William McCoy of Pennsylvania was sentenced to jail time for accidentally killing a Canada lynx in northern Maine and then, out of panic, attempting to cover it up.
As Reynolds points out:
Part of the problem is the Endangered Species Act itself. A “hanging judge” could technically have sent McCoy to a federal jail for six months and fined him $25,000. So Kravchuk can argue that her sentencing of trapper McCoy was reasonable and restrained.

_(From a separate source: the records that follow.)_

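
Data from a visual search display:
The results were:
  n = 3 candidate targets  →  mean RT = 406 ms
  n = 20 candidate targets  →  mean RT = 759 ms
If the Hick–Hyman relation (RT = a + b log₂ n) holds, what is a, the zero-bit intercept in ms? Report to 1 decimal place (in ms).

Slope: b = (759 − 406) / (log₂ 20 − log₂ 3) = 353/2.7370 = 128.975 ms/bit.
Intercept: a = 406 − 128.975·log₂(3) = 201.580 ms.

201.6 ms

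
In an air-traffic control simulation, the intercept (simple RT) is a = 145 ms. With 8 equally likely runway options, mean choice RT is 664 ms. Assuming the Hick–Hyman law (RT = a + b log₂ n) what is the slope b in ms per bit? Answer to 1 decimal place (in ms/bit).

173.0 ms/bit

8 alternatives carry log₂ 8 = 3 bits; the choice cost is 664 − 145 = 519 ms, so b = 519/3 = 173.000 ms/bit.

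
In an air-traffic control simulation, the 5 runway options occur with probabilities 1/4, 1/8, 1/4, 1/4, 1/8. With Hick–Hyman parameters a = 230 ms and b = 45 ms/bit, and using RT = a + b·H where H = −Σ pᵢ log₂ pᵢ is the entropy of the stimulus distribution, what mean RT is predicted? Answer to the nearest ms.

H = −Σ pᵢ log₂ pᵢ = 0.25·2 + 0.125·3 + 0.25·2 + 0.25·2 + 0.125·3 = 2.250 bits.
RT = 230 + 45 × 2.250 = 331.25 ms.

331 ms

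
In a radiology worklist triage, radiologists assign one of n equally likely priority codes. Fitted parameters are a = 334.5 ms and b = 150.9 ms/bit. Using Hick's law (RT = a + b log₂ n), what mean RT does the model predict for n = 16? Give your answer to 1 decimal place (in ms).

log₂(16) = 4 bits, so RT = 334.5 + 150.9 × 4 ≈ 938.100 ms.

938.1 ms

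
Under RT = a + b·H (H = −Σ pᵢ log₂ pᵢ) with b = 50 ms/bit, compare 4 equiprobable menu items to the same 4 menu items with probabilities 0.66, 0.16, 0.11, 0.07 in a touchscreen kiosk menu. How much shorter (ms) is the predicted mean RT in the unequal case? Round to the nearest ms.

Equiprobable entropy H₀ = log₂ 4 = 2.0000 bits.
Skewed entropy H = −Σ pᵢ log₂ pᵢ = 1.4375 bits.
ΔRT = b·(H₀ − H) = 50 × 0.5625 = 28.12 ms.

28 ms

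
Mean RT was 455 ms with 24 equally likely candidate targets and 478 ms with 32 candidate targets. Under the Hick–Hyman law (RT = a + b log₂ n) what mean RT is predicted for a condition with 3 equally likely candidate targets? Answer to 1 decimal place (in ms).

288.7 ms

RT is linear in log₂ n, so two points fix the line:
  b = (478 − 455) / (log₂ 32 − log₂ 24) = 23 / (5 − 4.5850) = 55.417 ms/bit
  a = 455 − 55.417 × 4.5850 = 200.917 ms
Then RT(3) = 200.917 + 55.417 × log₂ 3 = 200.917 + 55.417 × 1.5850 ≈ 288.750 ms.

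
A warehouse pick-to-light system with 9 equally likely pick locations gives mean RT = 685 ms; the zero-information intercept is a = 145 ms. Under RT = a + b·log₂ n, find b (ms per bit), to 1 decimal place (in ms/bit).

170.4 ms/bit

9 alternatives carry log₂ 9 = 3.1699 bits; the choice cost is 685 − 145 = 540 ms, so b = 540/3.1699 = 170.351 ms/bit.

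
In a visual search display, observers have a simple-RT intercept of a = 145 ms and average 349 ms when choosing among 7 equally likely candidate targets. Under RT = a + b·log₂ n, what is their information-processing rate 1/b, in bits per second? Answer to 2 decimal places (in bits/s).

13.76 bits/s

b = (349 − 145)/log₂ 7 = 204/2.8074 = 72.666 ms per bit = 0.07267 s/bit; the reciprocal is 13.762 bits/s.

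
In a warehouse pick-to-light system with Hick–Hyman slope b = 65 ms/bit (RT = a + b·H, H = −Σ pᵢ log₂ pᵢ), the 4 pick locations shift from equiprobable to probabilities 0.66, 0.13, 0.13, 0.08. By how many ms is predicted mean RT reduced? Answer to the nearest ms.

36 ms

Equiprobable entropy H₀ = log₂ 4 = 2.0000 bits.
Skewed entropy H = −Σ pᵢ log₂ pᵢ = 1.4524 bits.
ΔRT = b·(H₀ − H) = 65 × 0.5476 = 35.59 ms.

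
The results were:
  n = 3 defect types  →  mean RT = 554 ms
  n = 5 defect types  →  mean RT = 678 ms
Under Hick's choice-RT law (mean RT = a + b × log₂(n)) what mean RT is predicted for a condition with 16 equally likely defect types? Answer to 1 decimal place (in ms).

Solve the two-equation system in a and b:
  b = (678 − 554) / (log₂ 5 − log₂ 3) = 124 / (2.3219 − 1.5850) = 168.258 ms/bit
  a = 554 − 168.258 × 1.5850 = 287.318 ms
Then RT(16) = 287.318 + 168.258 × log₂ 16 = 287.318 + 168.258 × 4 ≈ 960.348 ms.

960.3 ms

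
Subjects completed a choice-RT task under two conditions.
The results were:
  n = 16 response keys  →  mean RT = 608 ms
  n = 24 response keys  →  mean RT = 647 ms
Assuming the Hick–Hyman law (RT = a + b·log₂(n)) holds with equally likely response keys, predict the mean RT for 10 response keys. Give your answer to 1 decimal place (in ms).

RT is linear in log₂ n, so two points fix the line:
  b = (647 − 608) / (log₂ 24 − log₂ 16) = 39 / (4.5850 − 4) = 66.671 ms/bit
  a = 608 − 66.671 × 4 = 341.316 ms
Then RT(10) = 341.316 + 66.671 × log₂ 10 = 341.316 + 66.671 × 3.3219 ≈ 562.792 ms.

562.8 ms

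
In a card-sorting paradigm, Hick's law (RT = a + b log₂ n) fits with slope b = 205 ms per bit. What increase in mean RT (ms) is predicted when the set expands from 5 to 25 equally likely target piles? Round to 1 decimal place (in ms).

Only the slope matters, since a is common to both: ΔRT = b·log₂(n₂/n₁).
log₂(25) − log₂(5) = 4.6439 − 2.3219 = 2.3219.
ΔRT = 205 × 2.3219 = 475.995 ms.

476.0 ms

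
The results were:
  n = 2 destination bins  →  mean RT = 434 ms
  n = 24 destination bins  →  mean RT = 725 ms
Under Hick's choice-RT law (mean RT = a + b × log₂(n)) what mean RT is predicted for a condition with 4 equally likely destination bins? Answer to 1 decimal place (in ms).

Solve the two-equation system in a and b:
  b = (725 − 434) / (log₂ 24 − log₂ 2) = 291 / (4.5850 − 1) = 81.172 ms/bit
  a = 434 − 81.172 × 1 = 352.828 ms
Then RT(4) = 352.828 + 81.172 × log₂ 4 = 352.828 + 81.172 × 2 ≈ 515.172 ms.

515.2 ms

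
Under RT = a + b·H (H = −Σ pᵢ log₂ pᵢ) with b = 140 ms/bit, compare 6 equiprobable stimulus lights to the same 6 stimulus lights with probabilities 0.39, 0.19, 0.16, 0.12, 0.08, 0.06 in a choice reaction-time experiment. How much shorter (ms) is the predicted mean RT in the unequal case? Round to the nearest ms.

38 ms

The RT saving is b·ΔH. Equiprobable H₀ = log₂(6) = 2.5850 bits; with the given probabilities H = 2.3101 bits.
b·(H₀ − H) = 140 × (2.5850 − 2.3101) = 38.47 ms.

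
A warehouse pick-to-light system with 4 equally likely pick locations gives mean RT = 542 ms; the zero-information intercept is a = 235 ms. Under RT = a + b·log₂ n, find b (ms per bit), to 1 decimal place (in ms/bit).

153.5 ms/bit

b = (542 − 235) / log₂(4) = 307 / 2 = 153.500 ms/bit.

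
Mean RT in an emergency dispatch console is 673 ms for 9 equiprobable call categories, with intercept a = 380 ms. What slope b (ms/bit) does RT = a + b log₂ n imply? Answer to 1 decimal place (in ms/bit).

9 alternatives carry log₂ 9 = 3.1699 bits; the choice cost is 673 − 380 = 293 ms, so b = 293/3.1699 = 92.431 ms/bit.

92.4 ms/bit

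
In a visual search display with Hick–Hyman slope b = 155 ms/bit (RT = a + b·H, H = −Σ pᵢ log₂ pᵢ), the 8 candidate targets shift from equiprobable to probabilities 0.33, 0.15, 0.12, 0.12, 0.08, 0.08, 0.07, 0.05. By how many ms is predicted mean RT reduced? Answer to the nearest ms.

Equiprobable entropy H₀ = log₂ 8 = 3.0000 bits.
Skewed entropy H = −Σ pᵢ log₂ pᵢ = 2.7402 bits.
ΔRT = b·(H₀ − H) = 155 × 0.2598 = 40.27 ms.

40 ms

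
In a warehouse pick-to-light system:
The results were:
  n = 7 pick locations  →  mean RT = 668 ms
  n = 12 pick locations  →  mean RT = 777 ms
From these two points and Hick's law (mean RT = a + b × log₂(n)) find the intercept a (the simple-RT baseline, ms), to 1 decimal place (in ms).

274.5 ms

Slope: b = (777 − 668) / (log₂ 12 − log₂ 7) = 109/0.7776 = 140.174 ms/bit.
a = RT₁ − b·log₂ n₁ = 668 − 140.174 × 2.8074 = 274.483 ms.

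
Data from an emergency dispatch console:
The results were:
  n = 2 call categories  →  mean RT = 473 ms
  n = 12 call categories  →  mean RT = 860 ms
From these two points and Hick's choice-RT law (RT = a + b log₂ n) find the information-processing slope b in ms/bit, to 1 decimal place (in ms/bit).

149.7 ms/bit

b = (RT₂ − RT₁)/(log₂ n₂ − log₂ n₁) = (860 − 473)/(3.5850 − 1) = 149.712 ms/bit.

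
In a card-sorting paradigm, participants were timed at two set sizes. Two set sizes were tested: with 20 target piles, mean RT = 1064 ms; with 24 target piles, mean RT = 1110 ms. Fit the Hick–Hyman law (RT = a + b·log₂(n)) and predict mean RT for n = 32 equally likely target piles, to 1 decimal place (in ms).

1182.6 ms

Solve the two-equation system in a and b:
  b = (1110 − 1064) / (log₂ 24 − log₂ 20) = 46 / (4.5850 − 4.3219) = 174.882 ms/bit
  a = 1064 − 174.882 × 4.3219 = 308.172 ms
Then RT(32) = 308.172 + 174.882 × log₂ 32 = 308.172 + 174.882 × 5 ≈ 1182.583 ms.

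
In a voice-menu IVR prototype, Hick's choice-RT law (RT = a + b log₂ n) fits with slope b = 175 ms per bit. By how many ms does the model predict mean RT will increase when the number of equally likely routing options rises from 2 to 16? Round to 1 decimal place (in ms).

ΔRT = (a + b log₂ n₂) − (a + b log₂ n₁) = b·(log₂ n₂ − log₂ n₁).
log₂(16) − log₂(2) = log₂(16/2) = log₂(8) = 3.
ΔRT = 175 × 3.0000 = 525.000 ms.

525.0 ms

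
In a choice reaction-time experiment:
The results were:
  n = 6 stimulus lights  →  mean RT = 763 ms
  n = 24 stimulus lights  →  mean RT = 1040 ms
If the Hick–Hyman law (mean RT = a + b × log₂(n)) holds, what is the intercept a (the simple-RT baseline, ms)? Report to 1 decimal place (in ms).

405.0 ms

Slope: b = (1040 − 763) / (log₂ 24 − log₂ 6) = 277/2.0000 = 138.500 ms/bit.
a = RT₁ − b·log₂ n₁ = 763 − 138.500 × 2.5850 = 404.983 ms.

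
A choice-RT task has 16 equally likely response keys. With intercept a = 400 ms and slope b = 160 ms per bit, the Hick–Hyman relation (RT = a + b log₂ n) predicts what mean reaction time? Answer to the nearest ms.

1040 ms

log₂(16) = 4 bits, so RT = 400 + 160 × 4 ≈ 1040.000 ms.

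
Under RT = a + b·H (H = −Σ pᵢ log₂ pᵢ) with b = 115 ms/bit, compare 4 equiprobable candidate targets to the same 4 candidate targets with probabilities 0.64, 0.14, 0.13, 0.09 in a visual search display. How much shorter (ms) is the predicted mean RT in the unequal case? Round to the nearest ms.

Equiprobable entropy H₀ = log₂ 4 = 2.0000 bits.
Skewed entropy H = −Σ pᵢ log₂ pᵢ = 1.5045 bits.
ΔRT = b·(H₀ − H) = 115 × 0.4955 = 56.99 ms.

57 ms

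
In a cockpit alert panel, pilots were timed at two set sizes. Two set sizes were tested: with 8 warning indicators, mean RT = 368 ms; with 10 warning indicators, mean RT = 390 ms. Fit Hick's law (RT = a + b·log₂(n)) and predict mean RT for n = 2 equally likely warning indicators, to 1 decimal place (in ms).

Fit slope and intercept:
  b = (390 − 368) / (log₂ 10 − log₂ 8) = 22 / (3.3219 − 3) = 68.338 ms/bit
  a = 368 − 68.338 × 3 = 162.985 ms
Then RT(2) = 162.985 + 68.338 × log₂ 2 = 162.985 + 68.338 × 1 ≈ 231.324 ms.

231.3 ms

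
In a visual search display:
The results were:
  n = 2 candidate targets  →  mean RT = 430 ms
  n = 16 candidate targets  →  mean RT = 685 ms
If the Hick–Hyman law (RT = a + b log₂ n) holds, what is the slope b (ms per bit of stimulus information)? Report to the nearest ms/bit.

b = (RT₂ − RT₁)/(log₂ n₂ − log₂ n₁) = (685 − 430)/(4 − 1) = 85 ms/bit.

85 ms/bit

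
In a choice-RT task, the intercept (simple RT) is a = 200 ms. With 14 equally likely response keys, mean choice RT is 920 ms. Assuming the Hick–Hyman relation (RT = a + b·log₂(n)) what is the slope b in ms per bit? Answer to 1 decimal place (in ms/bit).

b = (920 − 200) / log₂(14) = 720 / 3.8074 = 189.108 ms/bit.

189.1 ms/bit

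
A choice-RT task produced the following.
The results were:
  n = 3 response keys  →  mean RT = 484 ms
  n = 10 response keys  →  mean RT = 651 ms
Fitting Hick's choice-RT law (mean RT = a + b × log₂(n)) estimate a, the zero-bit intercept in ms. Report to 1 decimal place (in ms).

331.6 ms

The slope on a log₂ axis is (651 − 484) / (3.3219 − 1.5850) = 96.145 ms/bit.
Intercept: a = 484 − 96.145·log₂(3) = 331.614 ms.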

He argues that biologically, the lynx population does not warrant protection under the ESA:
What she and the average citizen may not realize is that the lynx in Maine have substantially recovered to the point where federal protection has been unwarranted for some time now. In truth, the lynx remain federally protected by default: two years ago, the U.S. Fish and Wildlife Service seriously considered delisting the Maine lynx. That never happened, not for biological reasons, but for lack of funding and staff. A U.S. Fish and Wildlife biologist conceded as much during an interview with the Northwoods Sporting Journal.
In other words, the jailing of McCoy is, in effect, the product of governmental dithering and a law that has run amuck. Make no mistake, McCoy should have reported his incidental take of a lynx to authorities, and he should have been slapped with a fine. However, putting him behind bars for his mistake, especially in context of the bureaucratically delayed delisting of lynx, makes no sense at all. Judge Kravchuk’s threat to hand out longer prison terms to victimized ESA “miscreants” like McCoy, further marginalizes the credibility of the Endangered Species Act and, in some ways, raises questions about Judge Kravchuk’s capacity to exercise discretion in her rulings.